Barings bosses face SFA grilling
Thursday 05 October 1995
The Securities and Futures Authority is set to interview former executives of Barings, which could result in some being banned from working in the City.
Regulatory sources said the SFA is determined to come down hard on those executives who failed to exercise their responsibilities in the collapsed merchant bank.
The investigation is believed to cover about 12 former executives from Peter Baring, the ex-chairman, and Andrew Tuckey, the ex-deputy chairman, downwards. But the main focus is on those such as Peter Norris, the former head of the securities side, and Ron Baker, formerly in charge of the derivatives operations, who are believed to have been more directly involved in the running of the business.
The Bank of England report into the collapse of Barings under losses of pounds 860m, put the blame firmly on Nick Leeson's unauthorised derivatives speculation in Singapore as well as the seriously inadequate internal management controls. The SFA's task is now to put the personalities to the management breakdown, detailing precisely who was responsible, or should have been responsible, for specific actions and operations.
The executives had to return to the SFA by Tuesday night, a questionnaire, tailored to each individual, which sought to establish precisely what the lines of responsibility and reporting were, or were meant to be, at the old Barings.

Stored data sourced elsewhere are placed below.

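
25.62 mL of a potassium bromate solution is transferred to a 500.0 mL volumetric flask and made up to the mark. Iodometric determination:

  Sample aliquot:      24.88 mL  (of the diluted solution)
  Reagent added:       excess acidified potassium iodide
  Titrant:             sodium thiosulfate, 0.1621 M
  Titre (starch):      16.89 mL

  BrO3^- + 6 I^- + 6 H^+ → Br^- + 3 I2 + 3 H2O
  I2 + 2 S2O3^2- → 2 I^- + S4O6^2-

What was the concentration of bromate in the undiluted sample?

0.3579 M

n(S2O3^2-) = 0.01689 × 0.1621 = 2.738 × 10^-3 mol
n(I2) = n(S2O3^2-)/2 = 1.369 × 10^-3 mol
From the 1:3 ratio, n(BrO3^-) in the aliquot = 1/3 × 1.369 × 10^-3 = 4.563 × 10^-4 mol
[BrO3^-]_dilute = 4.563 × 10^-4 / 0.02488 = 0.01834 mol/L
[BrO3^-]_original = 0.01834 × 500.0/25.62 = 0.3579 mol/L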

The Bank of England report painted a picture of great confusion, with several senior executives claiming they thought each other was looking after particular areas of trading and control. On the basis of the structures revealed in the replies, the SFA is soon to begin talking to the former executives. Of all of them, only Andrew Tuckey is believed still to be working, under some informal arrangement with Barings' corporate finance. All had their registration with the SFA, essential for working in the securities industry in the City, taken away when they were dismissed by ING, the new Dutch owner of Barings. If they re-apply for registration, the SFA has to be convinced they are fit and proper people to work in the securities business.